ただ、今後は、売電収入の一部を外部機関が強制的に積み立てることも検討されています。どのような運用になるのかはまだ決まっていませんが、2019年度以降、そうした新たなムチが振るわれる可能性があります。
固定価格買取制度(fit制度)の未来
2012年7月1日に全量買取の固定価格買取制度(fit制度)が開始してから早くも7年になろうとしていますが、売電単価は順調に下落してきたように思います。途中で制度自体が終了してしまう可能性もあった中で、官僚が考えた政策は、これまでのところ上手く機能しています。制度が維持されたまま、あと数年ほど売電単価の下落に市場が耐えることができれば、売電単価10円を切ることも夢ではありません。
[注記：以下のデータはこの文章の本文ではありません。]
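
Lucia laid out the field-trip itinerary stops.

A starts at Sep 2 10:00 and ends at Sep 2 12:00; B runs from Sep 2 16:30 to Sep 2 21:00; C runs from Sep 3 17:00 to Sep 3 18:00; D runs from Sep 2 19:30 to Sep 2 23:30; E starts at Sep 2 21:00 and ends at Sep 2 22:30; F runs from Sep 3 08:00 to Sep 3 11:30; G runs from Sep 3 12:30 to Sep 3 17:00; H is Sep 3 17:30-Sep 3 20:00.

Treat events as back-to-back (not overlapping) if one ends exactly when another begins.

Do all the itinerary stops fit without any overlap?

Sorted by start: A, B, D, E, F, G, C, H.
B starts after A ends — done with A.
D starts before B ends → B and D overlap.
That's a conflict, so the schedule is not conflict-free.

No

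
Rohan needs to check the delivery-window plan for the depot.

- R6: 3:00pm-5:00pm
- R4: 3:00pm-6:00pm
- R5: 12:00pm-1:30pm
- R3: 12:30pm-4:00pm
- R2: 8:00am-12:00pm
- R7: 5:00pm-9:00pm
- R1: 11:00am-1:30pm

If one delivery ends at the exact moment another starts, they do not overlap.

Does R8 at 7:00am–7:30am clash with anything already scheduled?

No — it doesn't clash with anything

R2: starts 8:00am at or after R8 ends 7:30am → clear.
R1: starts 11:00am at or after R8 ends 7:30am → clear.
R5: starts 12:00pm at or after R8 ends 7:30am → clear.
R3: starts 12:30pm at or after R8 ends 7:30am → clear.
R4: starts 3:00pm at or after R8 ends 7:30am → clear.
R6: starts 3:00pm at or after R8 ends 7:30am → clear.
R7: starts 5:00pm at or after R8 ends 7:30am → clear.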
fit制度がその役目を果たし、自由競争の中で太陽光発電への投資が可能になれば、fit制度終了後も太陽光発電投資という投資分野は残っていくのではないでしょうか。そのとき、いま太陽光発電所に投資している人達は、固定価格買取期間である20年経過後に、同じ土地で太陽光発電設備へ再投資するという出口戦略も見えてくると思います。再投資がなされないと、せっかく増やした再生可能エネルギーの割合が数十年後、fit制度開始前の水準に戻ってしまうかもしれません。そうなってしまっては何のためのfit制度だったのかということになります。すべてはfit制度が上手く着地できるかどうかにかかっていますが、このまま順調に推移していけばfit制度の未来は明るいと思います。
今後も太陽光に投資するかどうか
毎年のように「もう太陽光は終わりだ」と言われてきました。私の記憶では、売電単価が36円から32円に下がった頃(2014年度)から言われ始めたように思います。それが、いまでは売電単価14円です。おそらくですが、今後も「太陽光は終わり」と言われ続けながら、実際には問題なく継続されていくのだと思います。
私は、もはや太陽光にどっぷりと浸かっていますし、これまでの経緯からして今後も問題なく投資できる環境が続くと思いますので、2019年度もまだまだ投資継続路線で突き進みたいと思っています。